Revitalisasi Dulmuluk, seakan tidak sekadar membuatnya bertahan di era pandemi. Tetapi, jauh lebih penting memberi penguatan kepada seni tradisional ini hingga bisa digunakan membangun karakter bangsa.
Di masa pandemi, Himpunan Sarjana Kesusastraan Indonesia (HISKI) Sumsel menggelar pementasan Dul Muluk dengan judul “Sultan Abdul Moeloek”, Sabtu (18/12) di Ballroom Hotel Swarnadwipa, Palembang. Uniknya, mereka yang terlibat dalam pementasan ini Dul Muluk berasal dari 12 perwakilan perguruan tinggi bagi negeri dan swasta di Indonesia.
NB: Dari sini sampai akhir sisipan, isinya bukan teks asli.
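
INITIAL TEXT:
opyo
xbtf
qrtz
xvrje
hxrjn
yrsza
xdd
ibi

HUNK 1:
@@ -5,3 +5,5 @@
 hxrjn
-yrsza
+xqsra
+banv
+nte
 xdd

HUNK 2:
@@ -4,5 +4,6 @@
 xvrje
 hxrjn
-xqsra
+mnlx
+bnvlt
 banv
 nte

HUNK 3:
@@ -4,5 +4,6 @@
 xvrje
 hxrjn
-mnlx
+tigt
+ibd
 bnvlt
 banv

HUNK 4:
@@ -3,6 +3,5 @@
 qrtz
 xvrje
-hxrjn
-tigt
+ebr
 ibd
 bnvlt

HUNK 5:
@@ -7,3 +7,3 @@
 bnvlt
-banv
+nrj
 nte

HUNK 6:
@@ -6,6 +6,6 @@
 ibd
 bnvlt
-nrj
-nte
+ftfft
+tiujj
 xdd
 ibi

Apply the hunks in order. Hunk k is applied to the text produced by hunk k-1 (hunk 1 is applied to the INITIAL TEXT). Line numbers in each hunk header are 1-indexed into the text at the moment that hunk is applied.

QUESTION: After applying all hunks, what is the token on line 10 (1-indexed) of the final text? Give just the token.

Hunk 1: at line 5 remove [yrsza] add [xqsra,banv,nte] -> 10 lines: opyo xbtf qrtz xvrje hxrjn xqsra banv nte xdd ibi
Hunk 2: at line 4 remove [xqsra] add [mnlx,bnvlt] -> 11 lines: opyo xbtf qrtz xvrje hxrjn mnlx bnvlt banv nte xdd ibi
Hunk 3: at line 4 remove [mnlx] add [tigt,ibd] -> 12 lines: opyo xbtf qrtz xvrje hxrjn tigt ibd bnvlt banv nte xdd ibi
Hunk 4: at line 3 remove [hxrjn,tigt] add [ebr] -> 11 lines: opyo xbtf qrtz xvrje ebr ibd bnvlt banv nte xdd ibi
Hunk 5: at line 7 remove [banv] add [nrj] -> 11 lines: opyo xbtf qrtz xvrje ebr ibd bnvlt nrj nte xdd ibi
Hunk 6: at line 6 remove [nrj,nte] add [ftfft,tiujj] -> 11 lines: opyo xbtf qrtz xvrje ebr ibd bnvlt ftfft tiujj xdd ibi
Final line 10: xdd

Answer: xdd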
Menyesuaikan dengan masa pandemi dan karena para pemain tersebar di wilayah Indonesia, maka persiapan dan latihan dilakukan secara daring dan melalui webinar (Sedaring/Seminar Daring). Pada H-2 , selama hanya dua hari, latihan dilakukan secara bersemuka.“Setidaknya dua hari, latihan dilakukan secara luring., Sementara pemenrtasan, dilakukan secara luring,” ujar Izzah..
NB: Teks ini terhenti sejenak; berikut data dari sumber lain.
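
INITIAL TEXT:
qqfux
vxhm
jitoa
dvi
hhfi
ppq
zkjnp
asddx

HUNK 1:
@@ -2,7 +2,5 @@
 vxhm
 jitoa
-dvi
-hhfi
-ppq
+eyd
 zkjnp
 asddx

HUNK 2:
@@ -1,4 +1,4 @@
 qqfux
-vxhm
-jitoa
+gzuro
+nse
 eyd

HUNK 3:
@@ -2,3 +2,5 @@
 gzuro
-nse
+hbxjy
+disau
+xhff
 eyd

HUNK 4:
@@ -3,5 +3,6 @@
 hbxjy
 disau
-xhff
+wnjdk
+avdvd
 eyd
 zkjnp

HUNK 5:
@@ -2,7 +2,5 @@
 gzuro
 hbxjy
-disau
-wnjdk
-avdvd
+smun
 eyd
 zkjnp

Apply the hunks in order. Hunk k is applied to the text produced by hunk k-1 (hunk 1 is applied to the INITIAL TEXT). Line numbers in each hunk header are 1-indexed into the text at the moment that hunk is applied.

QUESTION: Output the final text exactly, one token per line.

Hunk 1: at line 2 remove [dvi,hhfi,ppq] add [eyd] -> 6 lines: qqfux vxhm jitoa eyd zkjnp asddx
Hunk 2: at line 1 remove [vxhm,jitoa] add [gzuro,nse] -> 6 lines: qqfux gzuro nse eyd zkjnp asddx
Hunk 3: at line 2 remove [nse] add [hbxjy,disau,xhff] -> 8 lines: qqfux gzuro hbxjy disau xhff eyd zkjnp asddx
Hunk 4: at line 3 remove [xhff] add [wnjdk,avdvd] -> 9 lines: qqfux gzuro hbxjy disau wnjdk avdvd eyd zkjnp asddx
Hunk 5: at line 2 remove [disau,wnjdk,avdvd] add [smun] -> 7 lines: qqfux gzuro hbxjy smun eyd zkjnp asddx

Answer: qqfux
gzuro
hbxjy
smun
eyd
zkjnp
asddx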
Pementasan Dul Muluk tersebut mendapatkan apresiasi yang sangat baik dari para penonton yang hadir. Sebab disajikan dengan sangat luar biasa yang mengombinasikan kebudayaan lokal dan perkembangan jaman, ditambah dialog yang dilakukan oleh para pemeran dilakukan dengan sangat baik yang menyisipkan pesan moral dan ajakan untuk tetap menjalankan protokol kesehatan.
Diatas panggung juga tidak hanya sebuah pentas seni drama komedi yang ditampilkan oleh mereka, ada juga tarian kebudayaan dan adegan silatnya.
Meski terlihat ada adegan sadis, yang sebenarnya bisa diperhalus, yakni saat Dura Jauhari menyerahkan penggalan kepala kepada Sultan. Seusai sayembara yang dilaksanakan dengan hadiah 100 ribu kepig uang emas.
Dalam pementasan ini, setidaknya, ada dua profesor dan 13 doktor dari sedikitnya 30 pemain Dul Muluk yang tampil dengan baik dihadapan ratusan penonton yang hadir,” ujar Ketua Panitia Pementasan, Dr Hj Izzah, M.Pd.
Dua profesor, Prof Dr Nurhayati, M.Pd dari Universitas Sriwijaya dan juga Ketua HISKI Sumsel, sebagai sutradara dan penulis naskah; dan Prof. Dr. Novi Anoegrajekti, M.Hum. (UNJ, Jakarta), berperan sebagai permaisuri (Istri Sultan Abdul Hamid Syah). Sementara belasan doktor, Dr. Fachria Marasabessy, M.Pd. (STKIP Kie Raha, Ternate, sebagai khadam Berbari 2); Dr. Syaiful Amri (Pamong Budaya Disbud, Jakarta, Fakultas Seni Pertunjukan, Prodi Teater IKJ, sebagai Abdul Muluk Jauhari);, Dr. Imam Qalyubi, S.S., M.Hum. (IAIN, Palangkaraya) sebagai Tuan Syech; Dr. Sri Musdikawati, M.Si. (Universitas Al Asyariah Mandar, Sulawesi Barat) sebagai Khadam Berbari 3; Dr. Ina Samosir Lefaan, M.Pd. (UNCEN, Jayapura), sebagai Siti Rahmah; Dr. Ida Nurul Chasanah, S.S., M.Hum. (UNAIR, Surabaya), sebagai Khadam Hindustan 1; Dr. Ganjar Harimansyah (Balai Bahasa, Jawa Tengah) sebagai Sultan Syahabuddin; Dr. Rita Inderawati, (Unversitas Sriwijaya) sebagai pedagang kain 1 dan 2; Dr Haryadi, M.Pd (Universitas Muhamadyah Palembang) sebagai Saudagar Kain Bahauddin dan Wazir Hindustan; Dr Herpandi (Unsri) sebagai Syamsuddin; Dr Suparman (Unsri), sebagai Sultan Jamaluddin; Dr Yanti Sariasih, M.pd ( STKIP PGRI Metro, Lampung) sebagai Khadam Berbari 1; Dr Sri Musdikawatri, M.Si (Universitas Al Syariah, Mandar), sebagai Khadam Berbari 3; Dr. LR Retno Susanti, MHUm ( Unsri) sebagai pengawal; dan Dr. Ida Nurul Chasanah, SS (Unair, Surabaya), sebagai Khadam Hindustan 1.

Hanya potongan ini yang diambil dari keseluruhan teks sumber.